RECAPITULANDO, DEAMBULANDO


Ora, enquanto grande parte das antologias visa demarcar uma ou outra tendência na produção poética do tempo que a circula e que ela mesma circula, nossa proposta consistiu em tentar uma aproximação crítica entre os diferentes textos e imagens com os quais nos deparamos, à medida que cruzamos tanto o chão da cidade quanto as nuvens da internet a partir do caráter errante e móvel que constituem as marcas do nosso próprio tempo. Porém, o que significa promover uma aproximação crítica do nosso próprio tempo? Ser contemporâneo, a nosso ver, é caminhar com o tempo. E isso não significa ser capaz de desvendá-lo com maior clareza e lucidez. Pelo contrário – ou “a contrapelo”, como diria Benjamin; “na contramão”, como multaria o DETRAN; “à contraluz”, como à modo de perspectiva.
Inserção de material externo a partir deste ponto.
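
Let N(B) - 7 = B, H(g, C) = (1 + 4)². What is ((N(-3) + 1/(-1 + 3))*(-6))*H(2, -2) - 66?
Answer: -741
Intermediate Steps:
H(g, C) = 25 (H(g, C) = 5² = 25)
N(B) = 7 + B
((N(-3) + 1/(-1 + 3))*(-6))*H(2, -2) - 66 = (((7 - 3) + 1/(-1 + 3))*(-6))*25 - 66 = ((4 + 1/2)*(-6))*25 - 66 = ((4 + ½)*(-6))*25 - 66 = ((9/2)*(-6))*25 - 66 = -27*25 - 66 = -675 - 66 = -741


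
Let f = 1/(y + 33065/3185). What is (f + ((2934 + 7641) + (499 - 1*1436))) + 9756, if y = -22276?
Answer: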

Conjugando a abstração da categoria de tempo – através da qual organizamos nosso cotidiano, mediante noções como as de duração, sequencialidade, simultaneidade, ordenação e dedução, por exemplo – com o teor físico da perspectiva espacial – pela qual compreendemos as dimensões, as extensões, a materialidade, uma configuração, uma estrutura, uma disseminação ou fragmentação – pretendemos com este projeto explorar a dimensão cognitiva do leitor: seja em relação ao espaço que lhe atravessa e que é por ele constantemente atravessado seja em relação a si mesmo, ao perceber-se como uma componente a mais na construção dessa hybris abstrato-telúrica. A rearticulação constante dos tempos históricos enfatiza a importância de como ocupamos os espaços de nossas experiências cotidianas, de como deles nos apropriamos e a partir deles forjamos um ritmo de uso.
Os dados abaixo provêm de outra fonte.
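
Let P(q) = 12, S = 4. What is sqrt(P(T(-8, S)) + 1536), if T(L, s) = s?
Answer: 6*sqrt(43) ≈ 39.345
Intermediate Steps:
sqrt(P(T(-8, S)) + 1536) = sqrt(12 + 1536) = sqrt(1548) = 6*sqrt(43)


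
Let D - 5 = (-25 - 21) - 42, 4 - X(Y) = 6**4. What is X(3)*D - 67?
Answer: 107169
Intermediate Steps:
X(Y) = -1292 (X(Y) = 4 - 1*6**4 = 4 - 1*1296 = 4 - 1296 = -1292)
D = -83 (D = 5 + ((-25 - 21) - 42) = 5 + (-46 - 42) = 5 - 88 = -83)
X(3)*D - 67 = -1292*(-83) - 67 = 107236 - 67 = 107169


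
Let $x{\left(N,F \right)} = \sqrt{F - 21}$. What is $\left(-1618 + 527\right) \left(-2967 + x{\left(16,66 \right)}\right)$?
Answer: $3236997 - 3273 \sqrt{5} \approx 3.2297 \cdot 10^{6}$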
O contemporâneo, portanto, é esse real em que o atual concernente ao mais contingente do presente que decorre, que passa, se liga ao virtual, onde as imagens-lembrança, os lapsos de reminiscência e os acontecimentos grafados na memória cognitiva e na memória sensorial se encontram, convergem a partir e para uma terceira direção, um terceiro elemento, uma farpa que vem de fora, uma forma que se deforma dentro – ou num plano em suspensão, numa imagem em que se cristalizam todos estes feixes de percepção e leitura/refeitura da realidade. Um conjunto, talvez, como nossa antologia, mas um conjunto que se forja como acontecimento; que na multiplicidade polivalente de seus elementos, cada leitor possa encontrar-se com seu nexo e mesmo tentar compartilhá-lo com outros, intercambiando memórias pessoais que em um ponto ou outro se tocam e se tornam comuns, semelhantes. Assim, os textos também se conectam e desconectam, se reúnem e repelem; assim, o jardim se expande: em áridos desvãos e férteis acúmulos – ou férteis desvãos e áridos acúmulos...
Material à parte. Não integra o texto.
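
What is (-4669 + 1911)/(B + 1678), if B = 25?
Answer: -2758/1703 ≈ -1.6195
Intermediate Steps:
(-4669 + 1911)/(B + 1678) = (-4669 + 1911)/(25 + 1678) = -2758/1703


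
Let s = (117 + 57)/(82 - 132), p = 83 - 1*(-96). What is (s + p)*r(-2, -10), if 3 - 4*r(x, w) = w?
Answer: 14261/25 ≈ 570.44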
Consideramos, portanto, que o movimento vetorial do projeto como um todo, no qual as direções, os começos, os pontos de partida e chegada são todos radiais e reflexivos, advém de uma deliberação em comum (e ao mesmo tempo díspar), com vistas a estipular, de maneira precária (e provisória), mecanismos, linhas de fuga através das quais pensar como as problemáticas de gestão urbanística e de gestão simbólica se intercalam no prismático bólide da pólis, gerando feixes móveis de cristalizações e irradiações políticas onde vida e arte não são mais que palavras diferentes, e, no entanto, não se tornam distintas de uma mesma vontade, compreendida como uma força que atual pela urgência do próprio fazer.

Falar em cristalizações e irradiações políticas é reiterar a importância de leituras que se ocupem da materialização do espaço e do seus atravessamentos – e, com isso, dizemos também corpo, minério, fluidez, enquanto pensa o tempo qual afecção, reminiscência, projeção.